The base of a certain solid is an equilateral triangle with altitude 11. Cross-sections perpendicular to the altitude are semicircles. Find the volume of the solid, using the formula
\(\displaystyle {{V=\int_a^b A(x)\,dx}}\)
applied to the picture shown above (click for a better view), with the left vertex of the triangle at the origin and the given altitude along the x-axis.

How do I figure out what the lower and upper limits of integration are?

The diameter 2r of the semicircular cross-section is the following function of x: ?

And finally, knowing the radius, how do I integrate this problem?


Many thanks,

Cuanzo.

 

[daon]

"With altitude 11" -- I'll take that to mean the height of the triangle is 11, so we'll be integrating from 0 to 11.
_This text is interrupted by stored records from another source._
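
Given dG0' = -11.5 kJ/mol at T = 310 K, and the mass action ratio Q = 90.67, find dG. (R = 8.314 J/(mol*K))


dG = dG0' + RT * ln(Q) / 1000
dG = -11.5 + 8.314 * 310 * ln(90.67) / 1000
dG = 0.1167 kJ/mol

0.1167 kJ/mol


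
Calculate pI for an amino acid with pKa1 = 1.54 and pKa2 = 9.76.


pI = (pKa1 + pKa2) / 2
pI = (1.54 + 9.76) / 2
pI = 5.65

5.65


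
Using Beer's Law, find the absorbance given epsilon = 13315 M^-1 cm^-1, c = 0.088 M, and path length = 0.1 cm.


A = epsilon * c * l
A = 13315 * 0.088 * 0.1
A = 117.172

117.172


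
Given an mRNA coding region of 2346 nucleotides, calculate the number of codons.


codons = nucleotides / 3
codons = 2346 / 3 = 782

782


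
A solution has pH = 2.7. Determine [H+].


[H+] = 10^(-pH)
[H+] = 10^(-2.7)
[H+] = 0.002 M

0.002 M


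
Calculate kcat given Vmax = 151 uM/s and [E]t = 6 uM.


kcat = Vmax / [E]t
kcat = 151 / 6
kcat = 25.1667 s^-1

25.1667 s^-1


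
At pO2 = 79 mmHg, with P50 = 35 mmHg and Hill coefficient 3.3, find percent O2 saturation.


Y = pO2^n / (P50^n + pO2^n)
Y = 79^3.3 / (35^3.3 + 79^3.3)
Y = 93.62%

93.62%


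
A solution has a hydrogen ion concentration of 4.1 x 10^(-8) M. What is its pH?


pH = -log10([H+])
pH = -log10(4.1 x 10^(-8))
pH = 7.3872

7.3872


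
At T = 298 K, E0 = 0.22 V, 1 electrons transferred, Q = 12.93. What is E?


E = E0 - (RT/nF) * ln(Q)
E = 0.22 - (8.314 * 298 / (1 * 96485)) * ln(12.93)
E = 0.1543 V

0.1543 V


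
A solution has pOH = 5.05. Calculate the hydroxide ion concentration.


[OH-] = 10^(-pOH)
[OH-] = 10^(-5.05)
[OH-] = 8.913e-06 M

8.913e-06 M


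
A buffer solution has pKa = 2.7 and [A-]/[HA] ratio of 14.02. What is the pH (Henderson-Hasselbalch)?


pH = pKa + log10([A-]/[HA])
pH = 2.7 + log10(14.02)
pH = 3.8467

3.8467


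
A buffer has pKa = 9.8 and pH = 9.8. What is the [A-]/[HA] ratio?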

The volume will be the surface area of each semicircular disk times a small change in depth (dx, dh, whatever).

The bases of the smaller equilateral triangles can be found like so: Given h is the height of the smaller triangle

\(\displaystyle s^2 = h^2 + (\frac{1}{2}s)^2 \implies s^2 = h^2 + \frac{s^2}{4} \implies s^2 = \frac{4(h)^2}{3} \implies s = \frac{2\sqrt{3}h}{3}\)

The base of the smaller triangle is 2r, hence 2r=s and that gives:

\(\displaystyle 2r = \frac{2\sqrt{3}h}{3} \implies r = \frac{h\sqrt{3}}{3} \implies \pi r^2 = \frac{\pi}{3}h^2\)

So we integrate from h=0 to h=11, noting that theyre only HALF-cricles.

\(\displaystyle \frac{1}{2}\int_0^{11}\pi r^2 dh = \frac{\pi}{6} \int_0^{11}h^2dh\)